NSP consisted of Amano on guitar, Takayuki Nakamura（中村貴之）on guitar and Kazuto Hiraga（平賀和人）on bass. All of them were born and raised in Iwate Prefecture and while in high school in 1972, the three of them first met while being active in other bands. Deciding to create their own unit, they initially went the rock route and came up with the name New Sadistic Pink. However, since they debuted in 1973 with a folk song, they decided that that particular name was a bit odd and just shrunk it to the more generic NSP. Years later going into the 1980s, the guys decided to have some fun over their initials with the fans and invited them to come up with new variations on the name such as Non Stop Progression and Nasa Shopping Plaza. Personally, Natto Sukiyaki Piiman would have been my choice but that's just me.
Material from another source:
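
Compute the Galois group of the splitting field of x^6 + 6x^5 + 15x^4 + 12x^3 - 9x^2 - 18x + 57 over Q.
C_6, the cyclic group of order 6

The polynomial f is an irreducible sextic over Q, so G = Gal(f/Q) is one of the 16 transitive subgroups 6T1, ..., 6T16 of S_6. The discriminant of f is -21134460321792, which is not a perfect square, so G is not contained in A_6. The transitive groups of degree 6 not contained in A_6 are: C_6 (6T1, order 6), S_3 (6T2, order 6), D_6 (6T3, order 12), C_3 x S_3 (6T5, order 18), A_4 x C_2 (6T6, order 24), S_4 (6T8, order 24), S_3 x S_3 (6T9, order 36), S_4 x C_2 (6T11, order 48), (S_3 x S_3) : C_2 (6T13, order 72), PGL(2,5) (6T14, order 120), S_6 (6T16, order 720). By Dedekind's theorem, for a prime p not dividing disc(f) the degrees of the irreducible factors of f mod p form the cycle type of an element of G. Factoring f modulo the 37 such primes p <= 167 (skipping 2, 3, which divide the discriminant), each new pattern first appears at: mod 5: f = (x^6 + x^5 + 2x^3 + x^2 + 2x + 2), pattern 6; mod 7: f = (x^3 + 3x^2 + 3x + 3)(x^3 + 3x^2 + 3x + 5), pattern 3+3; mod 17: f = (x^2 + 11x + 14)(x^2 + 13x + 16)(x^2 + 16x + 2), pattern 2+2+2; mod 19: f = (x)(x + 9)(x + 11)(x + 13)(x + 14)(x + 16), pattern 1+1+1+1+1+1. No other pattern occurs in this range, so the set of observed cycle types is {6, 3+3, 2+2+2, 1+1+1+1+1+1}. The candidates containing elements of all these cycle types are C_6 (6T1) of order 6, D_6 (6T3) of order 12, C_3 x S_3 (6T5) of order 18, A_4 x C_2 (6T6) of order 24, S_3 x S_3 (6T9) of order 36, S_4 x C_2 (6T11) of order 48, (S_3 x S_3) : C_2 (6T13) of order 72, PGL(2,5) (6T14) of order 120, S_6 (6T16) of order 720; the others are excluded. The observed types are precisely the cycle types that occur in C_6 (6T1). Each of the other remaining candidates has further cycle types, and by the Chebotarev density theorem the matching factorization patterns would occur for a proportion of primes equal to their share of the group: D_6 (6T3) additionally contains elements of type 2+2+1+1 (3 of its 12 elements, about 25% of primes); C_3 x S_3 (6T5) additionally contains elements of type 3+1+1+1 (4 of its 18 elements, about 22% of primes); A_4 x C_2 (6T6) additionally contains elements of type 2+2+1+1, 2+1+1+1+1 (6 of its 24 elements, about 25% of primes); S_3 x S_3 (6T9) additionally contains elements of type 3+1+1+1, 2+2+1+1 (13 of its 36 elements, about 36% of primes); S_4 x C_2 (6T11) additionally contains elements of type 4+2, 4+1+1, 2+2+1+1, 2+1+1+1+1 (24 of its 48 elements, about 50% of primes); (S_3 x S_3) : C_2 (6T13) additionally contains elements of type 4+2, 3+2+1, 3+1+1+1, 2+2+1+1, 2+1+1+1+1 (49 of its 72 elements, about 68% of primes); PGL(2,5) (6T14) additionally contains elements of type 5+1, 4+1+1, 2+2+1+1 (69 of its 120 elements, about 58% of primes); S_6 (6T16) additionally contains elements of type 5+1, 4+2, 4+1+1, 3+2+1, 3+1+1+1, 2+2+1+1, 2+1+1+1+1 (544 of its 720 elements, about 76% of primes). None of the 37 primes tested shows any such pattern (for each of these groups the chance of that is below 10^-4), which rules them out. Hence G = C_6 (6T1), of order 6.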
"Kyonen no Natsu" was a track on their June 1982 album "Meguriai wa Subete wo Koete"（めぐり逢いはすべてを越えて...Completely Beyond The Encounter）. Considering the success of another folk-pop group, Off-Course（オフコース）, through those same decades, I was rather surprised that I hadn't heard of NSP in all this time, at least not officially. If I can hear some more songs by Amano and company, I think I can do more comparison between NSP and Kazumasa Oda's（小田和正）band.
NSP called it quits in 1987 with the three of them going their separate ways and providing songs for other singers and bands, although Amano continued to release solo material. However, all three got back together in 2002 during which they held their first comeback concert at Nippon Seinenkan in Shinjuku, Tokyo. According to J-Wiki, the tickets sold out within an hour. In February 2005, NSP even released their first single in 19 years. Tragically, though in July of that same year, Amano would pass away at the age of 52 from a cerebral hemorrhage.